How to: Edit a Thesaurus File (Full-Text Search)

The thesaurus for a given language can be configured by editing its thesaurus file (an XML file). During setup, empty thesaurus files that contain only the <xml> container and a commented-out sample <thesaurus> element are installed. In order for full-text search queries that look for synonyms to work properly, you must create an actual <thesaurus> element that defines a set of synonyms. You can define two forms of synonyms, expansion sets and replacement sets.
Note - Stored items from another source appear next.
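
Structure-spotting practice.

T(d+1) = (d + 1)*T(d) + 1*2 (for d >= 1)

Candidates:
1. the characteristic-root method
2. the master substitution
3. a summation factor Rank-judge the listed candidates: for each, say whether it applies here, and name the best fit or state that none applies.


Method: a summation factor — normalize by the running product of d + 1: the left side becomes a difference, and differences sum.
- the characteristic-root method — the coefficients vary with the index, breaking the constant-coefficient structure the method needs.
- the master substitution: the recursion steps by a constant offset, so exponential reindexing is pointless.
- a summation factor — applicable, and directly so.


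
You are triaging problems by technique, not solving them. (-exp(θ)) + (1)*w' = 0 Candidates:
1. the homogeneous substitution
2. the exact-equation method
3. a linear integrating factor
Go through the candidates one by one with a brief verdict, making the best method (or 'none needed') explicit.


Best approach: no special technique — the slope is a function of θ alone, so integrate both sides directly.
- the homogeneous substitution: the ratio of the variables does not determine the slope.
- the exact-equation method — no dependence on the unknown anywhere: exactness is a label without content here.
- a linear integrating factor: with the unknown absent the integrating factor is a formality; direct integration is the working structure.


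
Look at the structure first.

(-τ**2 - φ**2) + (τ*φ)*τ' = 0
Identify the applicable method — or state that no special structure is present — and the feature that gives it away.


Best approach: the homogeneous substitution — the slope's numerator and denominator share total degree; set v = τ/φ and the equation drops to separable form. A Bernoulli rewrite works here as the equation stands — the homogeneous substitution is the more immediate reading.


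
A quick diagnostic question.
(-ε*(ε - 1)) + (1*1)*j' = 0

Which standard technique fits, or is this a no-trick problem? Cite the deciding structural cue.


Verdict: no special technique — the slope is a pure function of ε; integrate both sides and be done.


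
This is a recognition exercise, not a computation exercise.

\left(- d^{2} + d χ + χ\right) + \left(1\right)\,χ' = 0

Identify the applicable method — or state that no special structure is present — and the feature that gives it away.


Verdict: a linear integrating factor — linear in the unknown with genuine forcing: multiply through by the exponential of the integrated coefficient and the left side closes into one derivative.


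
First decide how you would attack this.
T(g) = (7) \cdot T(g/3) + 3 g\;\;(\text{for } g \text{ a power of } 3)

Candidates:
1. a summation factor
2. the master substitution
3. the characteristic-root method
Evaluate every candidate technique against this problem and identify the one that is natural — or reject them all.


Method: the master substitution — the argument shrinks by the factor 3, so measure the index on a logarithmic scale and the recursion becomes a shift.
- a summation factor: a divided-index call is outside the fixed-shift first-order family a summation factor normalizes.
- the master substitution — applies; the problem has the shape this method handles.
- the characteristic-root method — a divided-index call is not the fixed-shift linear shape that characteristic roots solve.


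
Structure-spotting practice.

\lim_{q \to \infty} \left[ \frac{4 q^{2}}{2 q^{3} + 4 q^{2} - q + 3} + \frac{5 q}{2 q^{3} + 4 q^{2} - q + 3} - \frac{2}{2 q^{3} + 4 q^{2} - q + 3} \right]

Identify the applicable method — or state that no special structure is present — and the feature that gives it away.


Diagnosis: dominant-term comparison — at large q only the top-degree terms survive; compare the leading terms and the limit falls out. l'Hôpital's at-infinity variant applies to the expression viewed as a single quotient; the leading-term comparison is the direct route.


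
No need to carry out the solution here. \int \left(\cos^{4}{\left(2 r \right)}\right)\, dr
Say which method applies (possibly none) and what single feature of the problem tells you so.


Method: a trigonometric identity — \cos^{4}{\left(2 r \right)} is an even power — the power-reduction identity rewrites it into first-degree cosines.


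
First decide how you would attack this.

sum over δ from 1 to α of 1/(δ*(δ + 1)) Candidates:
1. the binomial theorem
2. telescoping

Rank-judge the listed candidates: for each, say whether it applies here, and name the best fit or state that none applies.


Method: telescoping — split 1/(δ*(δ + 1)) by partial fractions and the pieces are one function at shifted arguments — interior terms cancel.
- the binomial theorem — there is no sum-raised-to-a-power identity hiding in these terms.
- telescoping: applies; the problem has the shape this method handles.


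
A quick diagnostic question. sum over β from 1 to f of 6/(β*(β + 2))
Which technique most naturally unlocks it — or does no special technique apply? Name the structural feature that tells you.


Best approach: telescoping — the summand 6/(β*(β + 2)) decomposes into fractions whose poles differ by an integer shift — the series collapses.


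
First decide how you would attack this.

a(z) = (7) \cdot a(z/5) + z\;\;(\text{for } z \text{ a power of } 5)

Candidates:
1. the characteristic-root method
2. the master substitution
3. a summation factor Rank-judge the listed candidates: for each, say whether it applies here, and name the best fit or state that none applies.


Technique: the master substitution — the argument contracts 5-fold per step: reindex z exponentially and solve the linear recurrence in the new index.
- the characteristic-root method — the recursion divides its index rather than shifting it — outside the constant-shift family the root method covers.
- the master substitution — applies; the problem has the shape this method handles.
- a summation factor: a divided-index call is outside the fixed-shift first-order family a summation factor normalizes.


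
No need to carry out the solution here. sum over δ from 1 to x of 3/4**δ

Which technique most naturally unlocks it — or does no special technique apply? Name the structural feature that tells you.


Technique: the geometric series formula — consecutive terms stand in a fixed index-free ratio — the geometric sum formula closes it.


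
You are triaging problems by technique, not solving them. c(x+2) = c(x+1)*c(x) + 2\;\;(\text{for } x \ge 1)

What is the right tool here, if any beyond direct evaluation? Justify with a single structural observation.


Best approach: no special technique — the recurrence is nonlinear in the sequence values; study it directly, no linear machinery applies.


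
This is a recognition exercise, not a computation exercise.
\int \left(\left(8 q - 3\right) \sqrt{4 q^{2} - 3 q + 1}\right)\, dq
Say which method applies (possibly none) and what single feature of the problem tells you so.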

For information about the location and structure of a thesaurus file, see Thesaurus Configuration.

Restrictions for thesaurus files

The following restrictions apply to editing a thesaurus file:

  • Only system administrators can update, modify, or delete thesaurus files.
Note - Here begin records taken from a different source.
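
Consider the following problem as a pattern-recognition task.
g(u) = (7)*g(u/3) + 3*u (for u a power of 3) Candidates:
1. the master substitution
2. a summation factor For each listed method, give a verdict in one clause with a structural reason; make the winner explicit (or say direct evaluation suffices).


Best approach: the master substitution — divide-the-index recursion (u/3 inside the call) straightens out once the index is rewritten as 3^m.
- the master substitution — yes — fits the structure here.
- a summation factor — the recursion divides its index rather than shifting it — there is no previous-term chain for a summation factor to telescope.


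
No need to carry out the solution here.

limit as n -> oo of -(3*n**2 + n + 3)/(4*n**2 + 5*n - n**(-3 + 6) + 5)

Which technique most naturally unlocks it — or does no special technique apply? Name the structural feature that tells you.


Best approach: dominant-term comparison — growth-rate triage: the leading powers of n decide the limit, everything else is noise. Viewed as a single quotient this is an ∞/∞ form — an at-infinity application of l'Hôpital's rule would also resolve it; comparing leading growth reads the answer without differentiating.


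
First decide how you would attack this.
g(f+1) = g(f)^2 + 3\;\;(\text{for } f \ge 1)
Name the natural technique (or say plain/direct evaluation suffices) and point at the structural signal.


Method: no special technique — this one you iterate or analyze qualitatively: the nonlinearity defeats linear solution methods.


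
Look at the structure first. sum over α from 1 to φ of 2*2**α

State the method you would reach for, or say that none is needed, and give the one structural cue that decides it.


Method: the geometric series formula — check a ratio of consecutive terms: it is 2, independent of the index, so the geometric formula closes the sum.


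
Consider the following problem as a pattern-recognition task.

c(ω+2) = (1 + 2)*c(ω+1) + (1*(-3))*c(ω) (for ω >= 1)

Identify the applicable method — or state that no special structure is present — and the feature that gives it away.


Method: the characteristic-root method — the recurrence treats every index alike (constant coefficients, no forcing) — precisely the regime where r^ω trials close it.


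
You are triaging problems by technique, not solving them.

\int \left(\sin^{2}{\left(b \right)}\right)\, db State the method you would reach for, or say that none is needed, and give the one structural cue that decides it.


Best approach: a trigonometric identity — \sin^{2}{\left(b \right)} calls for power reduction: rewrite via double angles before any antiderivative is attempted.


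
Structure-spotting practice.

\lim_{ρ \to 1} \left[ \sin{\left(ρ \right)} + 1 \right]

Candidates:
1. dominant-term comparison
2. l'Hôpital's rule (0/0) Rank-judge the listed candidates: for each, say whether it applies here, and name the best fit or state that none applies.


Best approach: no special technique — nothing blocks direct substitution at 1: plug in and finish.
- dominant-term comparison: this limit is not decided by comparing leading-term growth at infinity.
- l'Hôpital's rule (0/0) — substituting the point produces a determinate value, not a 0 over 0 clash.


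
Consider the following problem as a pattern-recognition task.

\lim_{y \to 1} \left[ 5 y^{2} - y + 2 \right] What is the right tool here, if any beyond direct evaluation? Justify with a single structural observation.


Technique: no special technique — no vanishing denominator and no indeterminate clash at the point — evaluation is immediate.


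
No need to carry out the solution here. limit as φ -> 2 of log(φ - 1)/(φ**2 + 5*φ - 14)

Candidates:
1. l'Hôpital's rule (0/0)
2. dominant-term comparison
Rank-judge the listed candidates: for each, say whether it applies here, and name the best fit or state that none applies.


Best approach: l'Hôpital's rule (0/0) — substituting 2 gives 0 over 0; differentiate top and bottom once and re-evaluate. Expanding numerator and denominator to first order gives the same value — the rule automates exactly that.
- l'Hôpital's rule (0/0) — a fit — the right tool for this form.
- dominant-term comparison: this is not a rational comparison of growth rates at infinity.


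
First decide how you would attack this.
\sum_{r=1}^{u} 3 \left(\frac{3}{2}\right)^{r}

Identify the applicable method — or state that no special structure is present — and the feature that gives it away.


Best approach: the geometric series formula — the ratio of consecutive terms is the constant \frac{3}{2}, independent of the index — a geometric sum.


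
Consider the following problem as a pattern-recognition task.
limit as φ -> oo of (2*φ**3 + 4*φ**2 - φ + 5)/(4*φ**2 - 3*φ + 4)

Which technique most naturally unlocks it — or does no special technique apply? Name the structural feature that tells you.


Diagnosis: dominant-term comparison — divide by the highest power of φ present: lower-order terms vanish and the dominant ratio remains. As a single quotient, the ∞/∞ shape would yield to repeated differentiation as well — the growth comparison gets there in one look.


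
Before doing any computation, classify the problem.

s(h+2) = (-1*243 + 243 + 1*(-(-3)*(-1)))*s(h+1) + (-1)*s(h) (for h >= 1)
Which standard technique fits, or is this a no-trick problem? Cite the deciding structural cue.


Technique: the characteristic-root method — every coefficient is a fixed number and the forcing is zero — substitute r^h and read off the root equation.


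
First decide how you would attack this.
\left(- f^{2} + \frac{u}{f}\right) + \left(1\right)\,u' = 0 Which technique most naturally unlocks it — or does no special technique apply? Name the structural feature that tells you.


Method: a linear integrating factor — the unknown enters only to the first power against a nonzero forcing term — the integrating-factor template applies directly.


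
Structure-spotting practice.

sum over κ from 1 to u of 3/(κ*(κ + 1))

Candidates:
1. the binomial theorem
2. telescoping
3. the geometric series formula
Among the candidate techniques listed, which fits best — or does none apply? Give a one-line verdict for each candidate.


Technique: telescoping — rewrite 3/(κ*(κ + 1)) as simple fractions and successive terms eat each other — only the edges survive.
- the binomial theorem — no binomial coefficients pair up with complementary powers here.
- telescoping — yes, a natural case for it.
- the geometric series formula — there is no constant term-to-term ratio.


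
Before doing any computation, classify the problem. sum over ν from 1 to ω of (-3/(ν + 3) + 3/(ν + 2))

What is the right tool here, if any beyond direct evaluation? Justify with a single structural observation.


Verdict: telescoping — the piece each term subtracts is 3/(ν + 2) advanced by one index, and it reappears with a plus sign leading the following term — the sum collapses to its boundary terms.


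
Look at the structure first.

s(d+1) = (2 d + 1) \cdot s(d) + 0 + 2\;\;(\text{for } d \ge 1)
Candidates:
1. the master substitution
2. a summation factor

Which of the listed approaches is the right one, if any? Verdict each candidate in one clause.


Technique: a summation factor — it is first-order linear but the coefficient 2 d + 1 depends on the index, so multiply through by a summation factor to telescope it.
- the master substitution: the recursion shifts the index rather than dividing it.
- a summation factor — applicable, and directly so.


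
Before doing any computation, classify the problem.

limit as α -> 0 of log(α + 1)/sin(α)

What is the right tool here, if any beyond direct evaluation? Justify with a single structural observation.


Best approach: l'Hôpital's rule (0/0) — the 0/0 form at 0 is the signature situation for l'Hôpital's rule. The standard small-argument limits would also carry it; the rule is the systematic route.


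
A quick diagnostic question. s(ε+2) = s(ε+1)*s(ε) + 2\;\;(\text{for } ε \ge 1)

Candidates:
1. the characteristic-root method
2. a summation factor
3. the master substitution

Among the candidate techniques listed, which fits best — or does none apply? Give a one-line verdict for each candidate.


Technique: no special technique — the sequence value feeds back through itself nonlinearly — linear superposition fails, and every superposition-based closed form fails with it.
- the characteristic-root method — the recursion is nonlinear in the sequence values, so no linear-modes ansatz applies.
- a summation factor: no summation factor applies — the rule is not linear in the sequence values.
- the master substitution: this is shift-type recursion, outside the divide-and-conquer template.


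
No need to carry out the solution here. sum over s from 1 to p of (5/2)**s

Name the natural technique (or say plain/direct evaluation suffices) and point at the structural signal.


Verdict: the geometric series formula — each summand is the previous one scaled by 5/2; that constant multiplier is itself the geometric structure.


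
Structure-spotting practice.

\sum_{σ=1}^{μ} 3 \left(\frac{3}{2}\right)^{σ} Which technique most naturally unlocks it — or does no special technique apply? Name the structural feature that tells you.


Best approach: the geometric series formula — each summand is the previous one scaled by \frac{3}{2}; that constant multiplier is itself the geometric structure.


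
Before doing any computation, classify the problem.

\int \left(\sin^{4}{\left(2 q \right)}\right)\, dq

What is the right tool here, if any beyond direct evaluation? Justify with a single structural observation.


Verdict: a trigonometric identity — the exponent on \sin^{4}{\left(2 q \right)} is even — the power-reduction identity is the standard preprocessing step.


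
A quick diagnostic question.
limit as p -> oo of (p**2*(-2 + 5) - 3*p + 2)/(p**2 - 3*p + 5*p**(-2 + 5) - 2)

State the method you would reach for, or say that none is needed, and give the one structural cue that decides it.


Verdict: dominant-term comparison — at large p only the top-degree terms survive; compare the leading terms and the limit falls out. As a single quotient, the ∞/∞ shape would yield to repeated differentiation as well — the growth comparison gets there in one look.


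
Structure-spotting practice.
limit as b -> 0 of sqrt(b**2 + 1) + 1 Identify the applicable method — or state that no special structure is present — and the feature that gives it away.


Technique: no special technique — no zero denominators, no indeterminate clash at 0 — substitute and read off the value.


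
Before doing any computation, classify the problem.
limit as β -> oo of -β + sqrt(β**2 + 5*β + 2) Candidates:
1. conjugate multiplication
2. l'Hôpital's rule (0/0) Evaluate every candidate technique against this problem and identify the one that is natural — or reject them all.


Best approach: conjugate multiplication — the ∞ − ∞ radical form is the exact trigger for the conjugate maneuver.
- conjugate multiplication — applies; the problem has the shape this method handles.
- l'Hôpital's rule (0/0) — the expression is a difference driving to ∞ − ∞, not a 0/0 quotient — there is no ratio for the rule to differentiate.


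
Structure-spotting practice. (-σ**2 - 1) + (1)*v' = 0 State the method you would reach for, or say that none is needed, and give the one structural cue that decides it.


Technique: no special technique — the slope is a function of σ alone, so integrate both sides directly.


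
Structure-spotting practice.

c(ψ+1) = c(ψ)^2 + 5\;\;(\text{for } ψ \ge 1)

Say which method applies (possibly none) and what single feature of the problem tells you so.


Diagnosis: no special technique — once the recursion is nonlinear, characteristic roots, master substitutions, and summation factors are all off the table.


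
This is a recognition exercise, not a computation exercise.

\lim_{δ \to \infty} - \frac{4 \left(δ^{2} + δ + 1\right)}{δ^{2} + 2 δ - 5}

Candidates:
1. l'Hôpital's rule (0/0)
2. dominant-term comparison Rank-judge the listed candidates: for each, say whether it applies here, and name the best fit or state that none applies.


Method: dominant-term comparison — as δ grows, only the highest-degree terms matter — compare leading terms and read the limit off.
- l'Hôpital's rule (0/0): no 0/0 form appears: written as one quotient, top and bottom both grow without bound, and the ratio is decided by their leading terms.
- dominant-term comparison: a fit — the right tool for this form.


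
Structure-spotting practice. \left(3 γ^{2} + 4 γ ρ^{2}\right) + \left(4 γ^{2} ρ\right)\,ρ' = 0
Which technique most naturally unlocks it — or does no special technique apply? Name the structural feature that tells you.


Best approach: the exact-equation method — check exactness first: here it holds (3 γ^{2} + 4 γ ρ^{2}, 4 γ^{2} ρ have matching cross partials), so no integrating factor is needed.


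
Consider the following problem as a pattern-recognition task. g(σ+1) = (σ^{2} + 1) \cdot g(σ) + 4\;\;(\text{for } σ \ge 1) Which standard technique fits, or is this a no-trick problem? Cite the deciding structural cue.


Verdict: a summation factor — normalize by the running product of σ^{2} + 1: the left side becomes a difference, and differences sum.


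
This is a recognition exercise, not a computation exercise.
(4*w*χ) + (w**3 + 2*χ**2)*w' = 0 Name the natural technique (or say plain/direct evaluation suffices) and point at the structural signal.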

  • When editing thesaurus files using text editor tools, the files must be saved in Unicode format, and Byte Order Marks must be specified.

  • Thesaurus entries cannot be empty or word break to an empty string.

  • Phrases in the thesaurus file must be no longer than 512 characters.

  • A thesaurus must not contain any duplicate entries among the <sub> entries of expansion sets and the <pat> elements of replacement sets.

Recommendations for thesaurus files

We recommend that entries in the thesaurus file contain no special characters. This is because word breakers have subtle behaviors with respect to special characters. If a thesaurus entry contains any special characters, word breakers used in combination with that entry can have subtle behavioral implications for a full-text query.

We recommend that <sub> entries contain no stopwords since stopwords are omitted from the full-text index. Queries are expanded to include the <sub> entries from a thesaurus file, and if a <sub> entry contains stopwords, query size increases unnecessarily.

To edit a thesaurus file

  1. Open the thesaurus file in Notepad.

  2. If you are editing the thesaurus file for the first time, remove the following comment lines at the beginning and end of the file, respectively:

    <!--Commented out
    -->
    
  3. Add, modify, or delete a replacement set, or expansion set. For more information, see Thesaurus Configuration.

  4. Save the file and close Notepad.

  5. Use sp_fulltext_load_thesaurus_file to load the content of the thesaurus file into tempdb, specifying the local identifier (LCID) that corresponds to the language of the thesaurus file. For example, for the English thesaurus file, tsenu.xml, the corresponding LCID is 1033.

    USE AdventureWorks2008R2 ;
    EXEC sys.sp_fulltext_load_thesaurus_file 1033;
    GO